Wenn Sie Workflows mit der Step Functions-Konsole erstellen, kann Step Functions automatisch IAM-Richtlinien auf der Grundlage der Ressourcen in Ihrer Workflow-Definition generieren. Generierte Richtlinien beinhalten die geringsten Rechte, die erforderlich sind, damit die State-Machine-Rolle die `[StartExecution](https://docs.aws.amazon.com/step-functions/latest/apireference/API_StartExecution.html)` API-Aktion für den *Distributed Map-Status* aufrufen und auf AWS Ressourcen wie Amazon S3 S3-Buckets und -Objekte sowie Lambda-Funktionen zugreifen kann.

Wir empfehlen, nur die erforderlichen Berechtigungen in Ihre IAM-Richtlinien aufzunehmen.
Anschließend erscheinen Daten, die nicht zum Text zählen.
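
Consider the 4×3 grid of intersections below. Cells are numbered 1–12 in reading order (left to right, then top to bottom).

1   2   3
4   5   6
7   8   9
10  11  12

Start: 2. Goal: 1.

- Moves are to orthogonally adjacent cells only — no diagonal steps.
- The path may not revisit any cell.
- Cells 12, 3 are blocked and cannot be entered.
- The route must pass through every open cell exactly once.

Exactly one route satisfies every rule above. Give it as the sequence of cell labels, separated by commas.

2, 5, 6, 9, 8, 11, 10, 7, 4, 1

Need to visit all 10 open cells exactly once, starting at 2 and ending at 1.
Cell 6 has only two open neighbours (9 and 5), so the path must pass straight through it: one of those is the cell it's entered from and the other is where it exits.
Route from 2: down to 5, right to 6, down to 9, left to 8, down to 11, left to 10, 3× up (reaching 1) — 9 moves in all.
Check: all 10 open cells covered.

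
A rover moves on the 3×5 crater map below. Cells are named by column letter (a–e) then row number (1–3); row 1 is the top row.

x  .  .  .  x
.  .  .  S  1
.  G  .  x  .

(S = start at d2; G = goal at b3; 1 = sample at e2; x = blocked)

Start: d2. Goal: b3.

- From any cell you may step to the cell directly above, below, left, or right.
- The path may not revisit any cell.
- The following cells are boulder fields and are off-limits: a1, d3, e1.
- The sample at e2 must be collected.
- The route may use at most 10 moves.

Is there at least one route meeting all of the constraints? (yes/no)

Every way from e2 onward to b3 runs back through d2, which the route has already used — so it cannot be completed without a revisit.

no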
Wenn Ihr Workflow beispielsweise einen `Map` Status im Modus „Verteilt“ umfasst, beschränken Sie Ihre Richtlinien auf den spezifischen Amazon S3 S3-Bucket und -Ordner, der Ihre Daten enthält.

**Wichtig**  
Wenn Sie einen Amazon S3 S3-Bucket und ein Objekt oder ein Präfix mit einem [Referenzpfad](amazon-states-language-paths.md#amazon-states-language-reference-paths) zu einem vorhandenen Schlüssel-Wert-Paar in Ihrer *Distributed Map-Statuseingabe* angeben, stellen Sie sicher, dass Sie die IAM-Richtlinien für Ihren Workflow aktualisieren. Beschränken Sie die Richtlinien auf die Bucket- und Objektnamen, zu denen der Pfad zur Laufzeit aufgelöst wird.

## Beispiel für eine IAM-Richtlinie für die Ausführung eines Distributed-Map-Status
<a name="iam-policy-run-dist-map"></a>

Wenn Sie einen *Distributed Map-Status* in Ihre Workflows aufnehmen, benötigt Step Functions die entsprechenden Berechtigungen, damit die Zustandsmaschinenrolle die `[StartExecution](https://docs.aws.amazon.com/step-functions/latest/apireference/API_StartExecution.html)` API-Aktion für den *Distributed-Map-Status* aufrufen kann.

Das folgende Beispiel für eine IAM-Richtlinie gewährt Ihrer State-Machine-Rolle die geringsten Rechte, die für die Ausführung des Status *Distributed Map* erforderlich sind.

**Anmerkung**  
Stellen Sie sicher, dass Sie den Status `{{stateMachineName}}` durch den Namen des Zustandsmaschinen ersetzen, in dem Sie den *Status Distributed Map* verwenden. Beispiel, `arn:aws:states:{{region}}:{{account-id}}:stateMachine:{{mystateMachine}}`.

****  

```
{
  "Version":"2012-10-17",		 	 	 
  "Statement": [
    {
      "Effect": "Allow",
      "Action": [
        "states:StartExecution"
      ],
      "Resource": [
        "arn:aws:states:{{us-east-1}}:{{123456789012}}:stateMachine:{{myStateMachineName}}"
      ]
    },
    {
      "Effect": "Allow",
      "Action": [
        "states:DescribeExecution"
      ],
      "Resource": "arn:aws:states:{{us-east-1}}:{{123456789012}}:execution:{{myStateMachineName}}:*"
    }
  ]
}
```

## Beispiel für eine IAM-Richtlinie für redriving eine Distributed Map
<a name="iam-policy-redrive-dist-map"></a>

Sie können erfolglose untergeordnete Workflow-Ausführungen in einem Map Run von [redriving](redrive-executions.md)Ihrem [übergeordneten](state-map-distributed.md#dist-map-orchestrate-parallel-workloads-key-terms) Workflow neu starten. Ein redriven übergeordneter Workflow mit redrives allen erfolglosen Status, einschließlich Distributed Map. Stellen Sie sicher, dass Ihre Ausführungsrolle über die geringsten Rechte verfügt, die erforderlich sind, um die `[RedriveExecution](https://docs.aws.amazon.com/step-functions/latest/apireference/API_RedriveExecution.html)` API-Aktion für den übergeordneten Workflow aufrufen zu können.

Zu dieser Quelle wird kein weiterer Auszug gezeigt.